Prejudice is taught, not instinctive

“Racism isn’t born, folks, it’s taught. I have a two-year-old son. You know what he hates? Naps! End of list.”Denis Leary

Many times parents overlook the reality that they are in fact their child’s very first teacher. Children are incredibly impressionable, and therefore they often adopt the qualities and behaviors of their parents – the good, and unfortunately the bad as well.

Children are not born prejudice towards other races.

The don’t enter this world prepared to be homophobic.

And while they understand there are differences, gender stereotypes are a non-issue.

What they are born with is the capacity to love, to be accepting and perhaps most importantly to recognize that being different is not always a bad thing.

As I said, parents are their child’s first teacher, but sadly they rarely understand just what it is they’re teaching their offspring.

Brothers and sisters growing up

I grew up with an older sister. And as with many brothers and sisters, you often wind up playing with each other’s toys. There were times when my sister played with my Legos and transformers, and other times when I played with her dolls and play kitchen. We were kids without any preconceived notions of societal stereotypes – allowed by our parents to just have fun doing whatever we chose to do.

The other day I overheard a father tell his young son (who was playing with his sisters Disney castle) that it was a “girl’s toy” and he wouldn’t know how to play with it because he was a boy. That he should stick to playing with “boy’s toys”.

Really?

As your child’s first teacher, just what do you think you were “teaching” him with that comment? Do you think it was a positive message?

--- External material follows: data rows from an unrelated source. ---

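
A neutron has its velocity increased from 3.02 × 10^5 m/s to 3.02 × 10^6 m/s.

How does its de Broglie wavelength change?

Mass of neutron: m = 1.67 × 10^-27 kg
The wavelength decreases by a factor of 10.

Using λ = h/(mv):

Initial wavelength: λ₁ = h/(mv₁) = 1.31 × 10^-12 m
Final wavelength: λ₂ = h/(mv₂) = 1.31 × 10^-13 m

Since λ ∝ 1/v, when velocity increases by a factor of 10, the wavelength decreases by a factor of 10.

λ₂/λ₁ = v₁/v₂ = 1/10

The wavelength decreases by a factor of 10.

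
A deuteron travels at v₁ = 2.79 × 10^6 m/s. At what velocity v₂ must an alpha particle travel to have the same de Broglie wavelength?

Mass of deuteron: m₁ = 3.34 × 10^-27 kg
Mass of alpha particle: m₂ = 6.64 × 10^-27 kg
v₂ = 1.40 × 10^6 m/s

For equal de Broglie wavelengths: λ₁ = λ₂

h/(m₁v₁) = h/(m₂v₂)
m₁v₁ = m₂v₂
v₂ = v₁ · (m₁/m₂)

v₂ = 2.79 × 10^6 m/s × (3.34 × 10^-27 kg / 6.64 × 10^-27 kg)
v₂ = 1.40 × 10^6 m/s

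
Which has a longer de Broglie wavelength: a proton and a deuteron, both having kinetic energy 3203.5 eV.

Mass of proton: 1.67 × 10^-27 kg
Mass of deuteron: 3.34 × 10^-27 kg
The proton has the longer wavelength.

Using λ = h/√(2mKE):

For proton: λ₁ = h/√(2m₁KE) = 5.06 × 10^-13 m
For deuteron: λ₂ = h/√(2m₂KE) = 3.58 × 10^-13 m

Since λ ∝ 1/√m at constant kinetic energy, the lighter particle has the longer wavelength.

The proton has the longer de Broglie wavelength.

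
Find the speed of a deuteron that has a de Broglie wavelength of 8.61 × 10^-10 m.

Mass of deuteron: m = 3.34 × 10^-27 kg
2.30 × 10^2 m/s

From the de Broglie relation λ = h/(mv), we solve for v:

v = h/(mλ)
v = (6.626 × 10^-34 J·s) / (3.34 × 10^-27 kg × 8.61 × 10^-10 m)
v = 2.30 × 10^2 m/s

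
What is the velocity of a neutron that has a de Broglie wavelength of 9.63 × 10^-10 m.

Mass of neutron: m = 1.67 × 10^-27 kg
4.12 × 10^2 m/s

From the de Broglie relation λ = h/(mv), we solve for v:

v = h/(mλ)
v = (6.626 × 10^-34 J·s) / (1.67 × 10^-27 kg × 9.63 × 10^-10 m)
v = 4.12 × 10^2 m/s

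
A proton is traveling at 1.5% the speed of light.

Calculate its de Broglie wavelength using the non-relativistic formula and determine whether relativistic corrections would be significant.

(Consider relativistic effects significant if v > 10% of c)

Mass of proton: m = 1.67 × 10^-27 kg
No, relativistic corrections are not needed.

Using the non-relativistic de Broglie formula λ = h/(mv):

v = 1.5% × c = 4.497 × 10^6 m/s

λ = h/(mv)
λ = (6.626 × 10^-34 J·s) / (1.67 × 10^-27 kg × 4.497 × 10^6 m/s)
λ = 8.82 × 10^-14 m

Since v = 1.5% of c < 10% of c, relativistic corrections are NOT significant and this non-relativistic result is a good approximation.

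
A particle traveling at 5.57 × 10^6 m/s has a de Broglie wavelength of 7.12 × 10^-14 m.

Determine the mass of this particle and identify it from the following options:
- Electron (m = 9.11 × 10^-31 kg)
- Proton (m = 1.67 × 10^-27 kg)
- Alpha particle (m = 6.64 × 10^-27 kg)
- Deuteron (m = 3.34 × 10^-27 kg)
The particle is a proton.

From λ = h/(mv), solve for mass:

m = h/(λv)
m = (6.626 × 10^-34 J·s) / (7.12 × 10^-14 m × 5.57 × 10^6 m/s)
m = 1.67 × 10^-27 kg

Comparing with the listed masses, this is closest to a proton.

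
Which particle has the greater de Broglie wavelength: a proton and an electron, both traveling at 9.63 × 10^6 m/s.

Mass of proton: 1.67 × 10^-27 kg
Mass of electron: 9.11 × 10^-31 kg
The electron has the longer wavelength.

Using λ = h/(mv), since both particles have the same velocity, the wavelength depends only on mass.

For proton: λ₁ = h/(m₁v) = 4.12 × 10^-14 m
For electron: λ₂ = h/(m₂v) = 7.55 × 10^-11 m

Since λ ∝ 1/m at constant velocity, the lighter particle has the longer wavelength.

The electron has the longer de Broglie wavelength.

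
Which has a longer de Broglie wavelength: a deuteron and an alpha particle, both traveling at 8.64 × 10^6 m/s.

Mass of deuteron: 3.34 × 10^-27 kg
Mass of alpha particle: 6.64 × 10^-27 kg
The deuteron has the longer wavelength.

Using λ = h/(mv), since both particles have the same velocity, the wavelength depends only on mass.

For deuteron: λ₁ = h/(m₁v) = 2.30 × 10^-14 m
For alpha particle: λ₂ = h/(m₂v) = 1.15 × 10^-14 m

Since λ ∝ 1/m at constant velocity, the lighter particle has the longer wavelength.

The deuteron has the longer de Broglie wavelength.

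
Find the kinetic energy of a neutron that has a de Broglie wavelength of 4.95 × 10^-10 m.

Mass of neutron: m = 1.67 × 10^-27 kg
5.36 × 10^-22 J (or 3.35 × 10^-3 eV)

From λ = h/√(2mKE), we solve for KE:

λ² = h²/(2mKE)
KE = h²/(2mλ²)
KE = (6.626 × 10^-34 J·s)² / (2 × 1.67 × 10^-27 kg × (4.95 × 10^-10 m)²)
KE = 5.36 × 10^-22 J
KE = 3.35 × 10^-3 eV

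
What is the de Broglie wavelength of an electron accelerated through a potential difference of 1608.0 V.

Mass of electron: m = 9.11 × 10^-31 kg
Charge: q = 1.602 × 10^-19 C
3.06 × 10^-11 m

When a particle is accelerated through voltage V, it gains kinetic energy KE = qV.

The de Broglie wavelength is then λ = h/√(2mqV):

λ = h/√(2mqV)
λ = (6.626 × 10^-34 J·s) / √(2 × 9.11 × 10^-31 kg × 1.602 × 10^-19 C × 1608.0 V)
λ = 3.06 × 10^-11 m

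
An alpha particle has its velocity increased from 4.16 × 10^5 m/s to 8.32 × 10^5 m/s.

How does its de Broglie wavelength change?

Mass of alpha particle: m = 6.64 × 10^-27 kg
The wavelength decreases by a factor of 2.

Using λ = h/(mv):

Initial wavelength: λ₁ = h/(mv₁) = 2.40 × 10^-13 m
Final wavelength: λ₂ = h/(mv₂) = 1.20 × 10^-13 m

Since λ ∝ 1/v, when velocity increases by a factor of 2, the wavelength decreases by a factor of 2.

λ₂/λ₁ = v₁/v₂ = 1/2

The wavelength decreases by a factor of 2.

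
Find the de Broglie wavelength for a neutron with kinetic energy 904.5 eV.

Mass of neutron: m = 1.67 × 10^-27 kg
9.52 × 10^-13 m

Using λ = h/√(2mKE):

First convert KE to Joules: KE = 904.5 eV = 1.449 × 10^-16 J

λ = h/√(2mKE)
λ = (6.626 × 10^-34 J·s) / √(2 × 1.67 × 10^-27 kg × 1.449 × 10^-16 J)
λ = 9.52 × 10^-13 m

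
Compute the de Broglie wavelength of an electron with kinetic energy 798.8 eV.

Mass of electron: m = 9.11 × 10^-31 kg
4.34 × 10^-11 m

Using λ = h/√(2mKE):

First convert KE to Joules: KE = 798.8 eV = 1.280 × 10^-16 J

λ = h/√(2mKE)
λ = (6.626 × 10^-34 J·s) / √(2 × 9.11 × 10^-31 kg × 1.280 × 10^-16 J)
λ = 4.34 × 10^-11 m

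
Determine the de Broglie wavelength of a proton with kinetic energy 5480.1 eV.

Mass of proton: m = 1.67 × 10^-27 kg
3.87 × 10^-13 m

Using λ = h/√(2mKE):

First convert KE to Joules: KE = 5480.1 eV = 8.780 × 10^-16 J

λ = h/√(2mKE)
λ = (6.626 × 10^-34 J·s) / √(2 × 1.67 × 10^-27 kg × 8.780 × 10^-16 J)
λ = 3.87 × 10^-13 m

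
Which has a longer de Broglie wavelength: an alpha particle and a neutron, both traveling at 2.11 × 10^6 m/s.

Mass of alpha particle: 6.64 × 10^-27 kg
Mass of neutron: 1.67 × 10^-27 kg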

Suddenly a child born without any understanding of gender stereotypes has been taught its existence in a matter of seconds. He will no longer dig through his sister’s toy box without a voice in the back of his head telling him these are “girl’s toys” and little boys shouldn’t play with them.

And while you might not think this is an issue when he’s five years old, what happens when he’s twenty, and those antiquated gender stereotypes begin proliferating through his relationships?

How unfortunate that instead of allowing this child to find his own way in the world, his mind was tainted by the qualities, behaviors and prejudices of his parents.

Leila Aboulela once wrote, “All through life there were distinctions – toilets for men, toilets for women; clothes for men, clothes for women – then, at the end, the graves are identical.” A powerful revelation indeed.

Children deserve to be children – filled with innocence and exploration. Parents should be guiding them and molding them into young human beings with moralities and compassion, not judgements and prejudices.

But that’s just what so many parents today are doing to their children. They are creating an entirely new generation of racists and homophobics who believe there’s no place for gender equality in our homes, schools and society.

Famed entertainment critic Roger Ebert provides the perfect conclusion for this post: “Parents and schools should place great emphasis on the idea that it is all right to be different. Racism and all the other ‘isms’ grow from primitive tribalism, the instinctive hostility against those of another tribe, race, religion, nationality, class or whatever. You are a lucky child if your parents taught you to accept diversity.”